5 Things You Can’t Measure That Matter

Transcript

One of the main reasons clients give for wanting to invest in digital is that they can measure everything.

I have mixed feelings about this. For a start, it’s not actually true – there are loads of things within digital you can’t measure.

But more importantly, it suggests that a channel’s ability to be measured increases its value. Being a contrary bastard I’d propose the opposite to be true – that precisely because marketers are drawn to channels that can be measured easily it means those channels are invariably more saturated.

So here are 5 things you can’t easily measure, that absolutely matter:

  1. We’ll get the obvious one out the way first – most forms of offline marketing. The interesting thing here is that while it is a relative pain in the ass to measure, it doesn’t mean that offline marketing can’t be measured. And when it is, it turns out that it does really rather well. Printed ads, billboards, direct mail, when executed with diligence and imagination, these channels frequently outperform their more spritely digital siblings. Of course none of this should be a surprise. These things worked for a hundred years before the internet. The only difference now is that there’s way less competition.
  2. A huge proportion of app and email activity – often the most important online interactions take place under the radar. You don’t know what’s being shared on WhatsApp or Facebook messenger or email. Does that in any way reduce its value or mean that we shouldn’t take measures to encourage it?
  3. Social stalkers – I’ve recently had several prospects refer to videos of mine they’ve watched on LinkedIn that apparently led to them making contact.
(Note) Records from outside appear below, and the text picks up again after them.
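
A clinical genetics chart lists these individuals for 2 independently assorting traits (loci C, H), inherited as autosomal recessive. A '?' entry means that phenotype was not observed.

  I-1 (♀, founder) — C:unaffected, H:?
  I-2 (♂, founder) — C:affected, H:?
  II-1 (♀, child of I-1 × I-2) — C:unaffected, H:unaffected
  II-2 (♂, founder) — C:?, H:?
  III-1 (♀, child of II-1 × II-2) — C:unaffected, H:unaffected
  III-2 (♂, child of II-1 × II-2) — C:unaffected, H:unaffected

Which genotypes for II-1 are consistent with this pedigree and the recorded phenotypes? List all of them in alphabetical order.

C/I-1 un ·: CC|Cc
C/I-2 aff ·: cc
C/II-1 un I-1×I-2: Cc
C/II-2 ? ·: CC|Cc|cc
C/III-1 un II-1×II-2: CC|Cc
C/III-2 un II-1×II-2: CC|Cc
⇒ C over [I-1,I-2,II-1,II-2,III-1,III-2]: 18 consistent
H/I-1 ? ·: HH|Hh|hh
H/I-2 ? ·: HH|Hh|hh
H/II-1 un I-1×I-2: HH|Hh
H/II-2 ? ·: HH|Hh|hh
H/III-1 un II-1×II-2: HH|Hh
H/III-2 un II-1×II-2: HH|Hh
⇒ H over [I-1,I-2,II-1,II-2,III-1,III-2]: 87 consistent

II-1 ∈ {Cc HH, Cc Hh}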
The interesting thing is that none of these people have ever engaged with that content, so there are 2 conclusions I can take from this – either that people are embarrassed about showing their public approval of my stuff, or that this actually goes on rather a lot. For the sake of this video and my rather delicate ego we’re gonna assume it’s the latter.
  4. So many areas of SEO – How do you gauge your brand association with certain keyword sets now that keyword data is so limited? Not easily. There’s also almost no sentiment signalling within SEO. In real life, you talk to people and get their feedback. Even on social media you see their comments, likes, etc. Now people will say website engagement is an indication of organic landing pages that provide a good experience, but maybe dwell time is high precisely because the user couldn’t find what they were looking for. Organic search is a veritable black hole of audience insight.
  5. Finally, almost anything when your audience is super niche – if your audience is comprised of 100 specific human beings, nothing you do is statistically dependable. I once sent out 30 handwritten letters to cold prospects for an event and more than half accepted and turned up. That sounds brilliant and it’s certainly an indicator that the idea had legs but in no way can I infer a meaningful conversion rate from that information. Perhaps it was a positive anomaly, perhaps it was a negative anomaly. With that dataset I have no way of knowing and I can’t scale the activity to find out because that was the audience.

The point of this is not to argue against the value of KPIs. We should obsess over that stuff, when it’s available. But the problem is that by attaching so much importance to it, at some point we begin to prioritise our ability to measure our impact over the impact itself. And when that happens, we should remind ourselves of Goodhart’s Law – that “When a measure becomes a target, it ceases to be a good measure.”